Begin jaren ’60 van de negentiende eeuw legt de Compagnie du chemin de fer Liégeois-Limbourgeois et des prologements een spoorlijn tussen Luik en Hasselt aan. In 1866 opent de LL een aansluitende verbinding tussen Hasselt, Valkenswaard en Eindhoven. Terwijl op de drie andere verbindingen met de zuiderburen Belgische spoorwegmaatschappijen actief zijn, gaat de exploitatie van de spoorlijn van Eindhoven naar Hasselt en Luik en enkele korte zijtakken voor het goederenvervoer naar de Nederlandse Staatsspoorwegen. De SS wil met de spoorlijn een concurrerende verbinding tussen de Amsterdamse en Rotterdamse haven en het industrie- en mijnbouwgebieden in de regio’s Luik en Charleroi creëren. Ook is de aandacht gericht op verbindingen naar Luxemburg, Frankrijk en verder.
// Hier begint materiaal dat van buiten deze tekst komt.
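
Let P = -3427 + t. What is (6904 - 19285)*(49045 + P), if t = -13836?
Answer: -393492942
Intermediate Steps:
P = -17263 (P = -3427 - 13836 = -17263)
(6904 - 19285)*(49045 + P) = (6904 - 19285)*(49045 - 17263) = -12381*31782 = -393492942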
Zo zijn er plannen voor een doorgaande verbinding tussen Rotterdam en Bazel.

Door de bouw van de bruggen en viaducten door de Rotterdamse binnenstad duurt het nog tot 1877 voordat de Staatslijn naar Rotterdam gereed is en de SS met rechtstreekse treinen kan gaan rijden. Het doorgaande internationale spoorwegvervoer vindt ondertussen al over andere spoorlijnen plaats. De spoorlijn Hasselt – Eindhoven is ondertussen vooral van belang voor de ontsluiting van enkele mijnbouwgebieden in Belgisch Limburg. Ook vindt beperkt reizigersvervoer over de spoorlijn plaats.
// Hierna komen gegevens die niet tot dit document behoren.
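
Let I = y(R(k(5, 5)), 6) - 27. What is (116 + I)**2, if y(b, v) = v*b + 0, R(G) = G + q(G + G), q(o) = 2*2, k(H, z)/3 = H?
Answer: 41209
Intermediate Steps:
k(H, z) = 3*H
q(o) = 4
R(G) = 4 + G (R(G) = G + 4 = 4 + G)
y(b, v) = b*v (y(b, v) = b*v + 0 = b*v)
I = 87 (I = (4 + 3*5)*6 - 27 = (4 + 15)*6 - 27 = 19*6 - 27 = 114 - 27 = 87)
(116 + I)**2 = (116 + 87)**2 = 203**2 = 41209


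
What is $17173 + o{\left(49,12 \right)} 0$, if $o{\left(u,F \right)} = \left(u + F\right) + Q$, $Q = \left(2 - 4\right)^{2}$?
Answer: $17173$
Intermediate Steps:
$Q = 4$ ($Q = \left(-2\right)^{2} = 4$)
$o{\left(u,F \right)} = 4 + F + u$ ($o{\left(u,F \right)} = \left(u + F\right) + 4 = \left(F + u\right) + 4 = 4 + F + u$)
$17173 + o{\left(49,12 \right)} 0 = 17173 + \left(4 + 12 + 49\right) 0 = 17173 + 65 \cdot 0 = 17173 + 0 = 17173$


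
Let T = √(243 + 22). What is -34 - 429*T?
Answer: -34 - 429*√265 ≈ -7017.6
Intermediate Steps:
T = √265 ≈ 16.279
-34 - 429*T = -34 - 429*√265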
Per 1 januari 1896 gaat het Belgische deel van de lijn over naar de Chemins de fer de l’Etat Belge (EB). Hierna voert de SS de exploitatie op de verbinding nog twee en een half jaar uit. In 1898 wordt het Belgische deel van de verbinding genaast door de overheid en gaat de exploitatie over naar de EB.
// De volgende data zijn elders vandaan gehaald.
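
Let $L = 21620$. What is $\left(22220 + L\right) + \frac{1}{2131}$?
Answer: $\frac{93423041}{2131} \approx 43840.0$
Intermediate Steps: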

In 1913 is de spoorlijn tussen Eindhoven en Weert gereed en ontstaat voor de Staatsspoorwegen een korte rechtstreekse spoorwegverbinding met Zuid-Limburg en Luik over Nederlands grondgebied. De spoorlijn naar Hasselt degradeert nu definitief tot regionale zijlijn. Na een weinig succesvolle poging met doorgaande sneltreinen tussen Eindhoven en Brussel is het grensoverschrijdende reizigersvervoer in 1939 gestaakt. Tijdens de eerste oorlogsmaanden en na de bevrijding rijdt NS enige tijd met reizigerstreinen tussen Eindhoven en Valkenswaard. Op 5 november 1945 rijdt de laatste officiële reizigerstrein. Hierna rijden nog tot in de jaren ’50 dagelijks treinen voor medewerkers van Philips.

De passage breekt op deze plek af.